When it comes to scrubs, most anti-aging serums and additives, such as vitamins, antioxidants, proteins, and retinols, do little to nourish the skin’s surface, says Brandwith Irwin, MD, a Seattle-based dermatologist. “They don’t hurt, but a scrub is only on the skin for a few seconds—not enough time for anti-aging agents to have any real effect,” Irwin says. Exfoliating two or three times per week, though, will help turn back the clock. “Dry skin magnifies wrinkles. Exfoliating softens the appearance of wrinkles and leaves skin looking younger, more luminous,” explains DuPriest. Reach for products infused with alpha-hydroxy acids, which accelerate the removal of dead skin cells to reveal softer, younger-looking skin. Always massage gently, and avoid pulling on delicate areas, such as the tissue around eyes.

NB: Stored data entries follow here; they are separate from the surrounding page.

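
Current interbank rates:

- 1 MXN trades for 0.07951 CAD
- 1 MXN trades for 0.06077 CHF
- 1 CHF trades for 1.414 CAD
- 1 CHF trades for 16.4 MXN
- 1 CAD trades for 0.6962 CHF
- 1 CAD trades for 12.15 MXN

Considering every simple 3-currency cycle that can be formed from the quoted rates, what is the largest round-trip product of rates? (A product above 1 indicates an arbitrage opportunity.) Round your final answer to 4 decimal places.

CHF→CAD→MXN→CHF: 1.414 × 12.15 × 0.06077 = 1.04403
CHF→MXN→CAD→CHF: 16.4 × 0.07951 × 0.6962 = 0.90782
Maximum is CHF→CAD→MXN→CHF at 1.0440; arbitrage exists.

1.0440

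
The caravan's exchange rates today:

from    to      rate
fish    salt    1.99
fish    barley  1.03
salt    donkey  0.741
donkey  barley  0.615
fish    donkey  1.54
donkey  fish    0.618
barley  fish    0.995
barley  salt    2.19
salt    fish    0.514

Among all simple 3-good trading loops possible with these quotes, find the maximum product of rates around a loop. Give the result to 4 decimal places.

barley→salt→fish→barley: 2.19 × 0.514 × 1.03 = 1.15943
barley→salt→donkey→barley: 2.19 × 0.741 × 0.615 = 0.99802
barley→fish→donkey→barley: 0.995 × 1.54 × 0.615 = 0.94236
donkey→fish→salt→donkey: 0.618 × 1.99 × 0.741 = 0.91130
Maximum is barley→salt→fish→barley at 1.1594; arbitrage exists.

1.1594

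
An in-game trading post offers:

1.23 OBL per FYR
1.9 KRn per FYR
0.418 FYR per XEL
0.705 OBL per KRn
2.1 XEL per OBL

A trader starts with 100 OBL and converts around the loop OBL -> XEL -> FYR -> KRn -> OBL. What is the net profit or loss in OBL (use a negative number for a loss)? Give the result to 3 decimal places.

17.581

100 OBL × 2.1 = 210 XEL
210 XEL × 0.418 = 87.78 FYR
87.78 FYR × 1.9 = 166.782 KRn
166.782 KRn × 0.705 = 117.58131 OBL
Net change: 117.58131 − 100 = 17.58131 OBL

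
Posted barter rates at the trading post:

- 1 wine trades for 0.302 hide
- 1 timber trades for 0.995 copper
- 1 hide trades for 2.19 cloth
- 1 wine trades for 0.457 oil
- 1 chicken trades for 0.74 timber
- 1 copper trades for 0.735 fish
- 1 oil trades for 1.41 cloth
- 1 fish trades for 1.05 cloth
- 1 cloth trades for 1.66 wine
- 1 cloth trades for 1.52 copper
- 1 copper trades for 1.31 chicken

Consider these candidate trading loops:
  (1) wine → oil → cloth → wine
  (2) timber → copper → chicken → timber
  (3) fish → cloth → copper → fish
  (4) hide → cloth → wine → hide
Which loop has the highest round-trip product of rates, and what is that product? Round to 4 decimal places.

1.1731

(1) 0.457 × 1.41 × 1.66 = 1.06965
(2) 0.995 × 1.31 × 0.74 = 0.96455
(3) 1.05 × 1.52 × 0.735 = 1.17306
(4) 2.19 × 1.66 × 0.302 = 1.09789
Highest is cycle (3) at 1.1731 (>1, arbitrage).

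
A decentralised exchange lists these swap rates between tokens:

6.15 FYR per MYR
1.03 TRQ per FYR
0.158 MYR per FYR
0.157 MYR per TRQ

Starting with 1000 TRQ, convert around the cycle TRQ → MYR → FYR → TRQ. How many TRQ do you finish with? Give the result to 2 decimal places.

1000 TRQ × 0.157 = 157 MYR
157 MYR × 6.15 = 965.55 FYR
965.55 FYR × 1.03 = 994.5165 TRQ

994.52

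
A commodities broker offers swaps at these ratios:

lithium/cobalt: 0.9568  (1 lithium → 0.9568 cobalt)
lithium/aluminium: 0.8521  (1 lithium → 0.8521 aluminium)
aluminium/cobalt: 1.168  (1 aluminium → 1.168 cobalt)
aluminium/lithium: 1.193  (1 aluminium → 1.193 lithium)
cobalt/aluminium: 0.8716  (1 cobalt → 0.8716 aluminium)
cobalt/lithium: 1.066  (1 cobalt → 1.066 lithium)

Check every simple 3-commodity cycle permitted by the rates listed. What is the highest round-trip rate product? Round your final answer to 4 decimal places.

cobalt→lithium→aluminium→cobalt: 1.066 × 0.8521 × 1.168 = 1.06094
cobalt→aluminium→lithium→cobalt: 0.8716 × 1.193 × 0.9568 = 0.99490
Maximum is cobalt→lithium→aluminium→cobalt at 1.0609; arbitrage exists.

1.0609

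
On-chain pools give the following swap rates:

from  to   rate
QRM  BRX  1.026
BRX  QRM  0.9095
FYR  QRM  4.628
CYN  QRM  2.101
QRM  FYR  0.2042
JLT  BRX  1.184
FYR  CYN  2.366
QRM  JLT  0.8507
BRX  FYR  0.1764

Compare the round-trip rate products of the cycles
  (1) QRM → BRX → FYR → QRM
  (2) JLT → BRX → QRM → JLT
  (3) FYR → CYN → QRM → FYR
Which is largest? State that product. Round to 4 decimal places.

1.0151

(1) 1.026 × 0.1764 × 4.628 = 0.83761
(2) 1.184 × 0.9095 × 0.8507 = 0.91607
(3) 2.366 × 2.101 × 0.2042 = 1.01507
Highest is cycle (3) at 1.0151 (>1, arbitrage).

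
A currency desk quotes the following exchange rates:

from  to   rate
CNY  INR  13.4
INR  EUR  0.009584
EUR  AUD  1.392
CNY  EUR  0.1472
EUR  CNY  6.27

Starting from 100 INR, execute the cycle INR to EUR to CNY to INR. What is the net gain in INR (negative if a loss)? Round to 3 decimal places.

100 INR × 0.009584 = 0.9584 EUR
0.9584 EUR × 6.27 = 6.009168 CNY
6.009168 CNY × 13.4 = 80.5228512 INR
Net change: 80.5228512 − 100 = -19.4771488 INR

-19.477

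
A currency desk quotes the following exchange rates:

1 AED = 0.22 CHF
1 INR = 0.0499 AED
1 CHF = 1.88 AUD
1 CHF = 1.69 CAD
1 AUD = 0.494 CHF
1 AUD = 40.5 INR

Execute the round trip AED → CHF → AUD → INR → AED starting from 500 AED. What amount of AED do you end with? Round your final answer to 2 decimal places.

417.93

500 AED × 0.22 = 110 CHF
110 CHF × 1.88 = 206.8 AUD
206.8 AUD × 40.5 = 8375.4 INR
8375.4 INR × 0.0499 = 417.93246 AED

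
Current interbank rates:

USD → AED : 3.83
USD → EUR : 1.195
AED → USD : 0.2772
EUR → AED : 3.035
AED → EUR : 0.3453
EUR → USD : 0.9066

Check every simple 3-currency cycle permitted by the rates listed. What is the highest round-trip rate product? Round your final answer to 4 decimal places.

USD→AED→EUR→USD: 3.83 × 0.3453 × 0.9066 = 1.19898
USD→EUR→AED→USD: 1.195 × 3.035 × 0.2772 = 1.00536
Maximum is USD→AED→EUR→USD at 1.1990; arbitrage exists.

1.1990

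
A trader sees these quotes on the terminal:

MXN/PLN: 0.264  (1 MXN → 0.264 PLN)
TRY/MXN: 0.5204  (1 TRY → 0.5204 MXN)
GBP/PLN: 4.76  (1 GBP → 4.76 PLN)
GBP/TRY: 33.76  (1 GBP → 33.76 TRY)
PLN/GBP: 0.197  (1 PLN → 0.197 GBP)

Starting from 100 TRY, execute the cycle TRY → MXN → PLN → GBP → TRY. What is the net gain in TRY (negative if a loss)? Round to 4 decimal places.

100 TRY × 0.5204 = 52.04 MXN
52.04 MXN × 0.264 = 13.73856 PLN
13.73856 PLN × 0.197 = 2.70649632 GBP
2.70649632 GBP × 33.76 = 91.3713157632 TRY
Net change: 91.3713157632 − 100 = -8.6286842368 TRY

-8.6287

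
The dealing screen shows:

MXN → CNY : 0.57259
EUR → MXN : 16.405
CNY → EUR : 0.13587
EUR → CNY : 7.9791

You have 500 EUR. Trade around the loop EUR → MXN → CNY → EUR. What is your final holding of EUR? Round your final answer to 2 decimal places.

500 EUR × 16.405 = 8202.5 MXN
8202.5 MXN × 0.57259 = 4696.669475 CNY
4696.669475 CNY × 0.13587 = 638.13648156825 EUR

638.14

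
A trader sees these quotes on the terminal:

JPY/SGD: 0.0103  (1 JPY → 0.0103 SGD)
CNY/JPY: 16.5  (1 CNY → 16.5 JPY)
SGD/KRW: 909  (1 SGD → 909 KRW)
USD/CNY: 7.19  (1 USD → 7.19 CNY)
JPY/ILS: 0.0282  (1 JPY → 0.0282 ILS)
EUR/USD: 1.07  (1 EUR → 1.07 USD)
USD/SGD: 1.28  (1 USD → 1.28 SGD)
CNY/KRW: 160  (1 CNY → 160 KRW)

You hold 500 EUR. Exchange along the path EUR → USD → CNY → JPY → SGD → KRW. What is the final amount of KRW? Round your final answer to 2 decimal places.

500 EUR × 1.07 = 535 USD
535 USD × 7.19 = 3846.65 CNY
3846.65 CNY × 16.5 = 63469.725 JPY
63469.725 JPY × 0.0103 = 653.7381675 SGD
653.7381675 SGD × 909 = 594247.9942575 KRW

594247.99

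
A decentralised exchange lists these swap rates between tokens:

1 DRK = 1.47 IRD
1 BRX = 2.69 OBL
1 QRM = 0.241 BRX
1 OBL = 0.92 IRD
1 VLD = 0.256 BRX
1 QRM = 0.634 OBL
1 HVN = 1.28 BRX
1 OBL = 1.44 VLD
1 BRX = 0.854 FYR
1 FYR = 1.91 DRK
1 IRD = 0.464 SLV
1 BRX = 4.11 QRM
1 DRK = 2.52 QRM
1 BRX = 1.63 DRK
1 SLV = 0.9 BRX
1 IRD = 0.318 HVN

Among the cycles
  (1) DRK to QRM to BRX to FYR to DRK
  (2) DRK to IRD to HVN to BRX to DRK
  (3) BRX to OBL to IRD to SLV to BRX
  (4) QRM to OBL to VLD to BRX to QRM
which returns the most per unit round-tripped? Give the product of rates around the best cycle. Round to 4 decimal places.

1.0335

(1) 2.52 × 0.241 × 0.854 × 1.91 = 0.99062
(2) 1.47 × 0.318 × 1.28 × 1.63 = 0.97531
(3) 2.69 × 0.92 × 0.464 × 0.9 = 1.03348
(4) 0.634 × 1.44 × 0.256 × 4.11 = 0.96058
Highest is cycle (3) at 1.0335 (>1, arbitrage).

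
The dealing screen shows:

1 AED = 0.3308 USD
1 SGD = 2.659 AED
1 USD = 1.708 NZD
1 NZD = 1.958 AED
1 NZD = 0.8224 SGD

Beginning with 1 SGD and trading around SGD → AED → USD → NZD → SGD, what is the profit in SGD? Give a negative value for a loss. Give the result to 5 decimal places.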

Emerita’s Microdermabrasion Face Scrub polishes with delicate pumicelike granules that won’t pull or tear, while soybean oil’s fatty acids quench dehydrated skin. The glycolic acid in Earth Science’s Papaya-Glycolic Gentle Skin Peel loosens dead skin, leaving your face tight and fresh. South African red-tea extract enriches Jason’s Red Elements Exfoliating Scrub with large quantities of alpha-hydroxy acids, which help the gel’s joboba beads slough away dead cells.
“Anything that works on the face will work on the body, but what works on the body won’t necessarily work on the face,” says natural-beauty expert Janice Cox of Medford, Oregon. Sugar is good for all skin types and can be used all over your body—and it’s less dehydrating than salt scrubs, which are generally too abrasive for the face but still work wonders on feet, elbows, and other rough spots. After exfoliating, wrap yourself in a cotton robe and allow oils to absorb into your skin.
Drench your skin with the calendula petals, almond oil, and jojoba ester in Hugo Grapefruit Himalayan Pink Salt Scrub, or polish with the sweet-smelling, gentle Earth Therapeutics Oatmeal & Honey Loofah Exfoliating Scrub. Jason’s six new exfoliating scrubs have something for every skin type, such as Aloe Vera Soothing Body Scrub for dry or sensitive skin and Cranberry Rejuvenating Body Scrub for normal skin.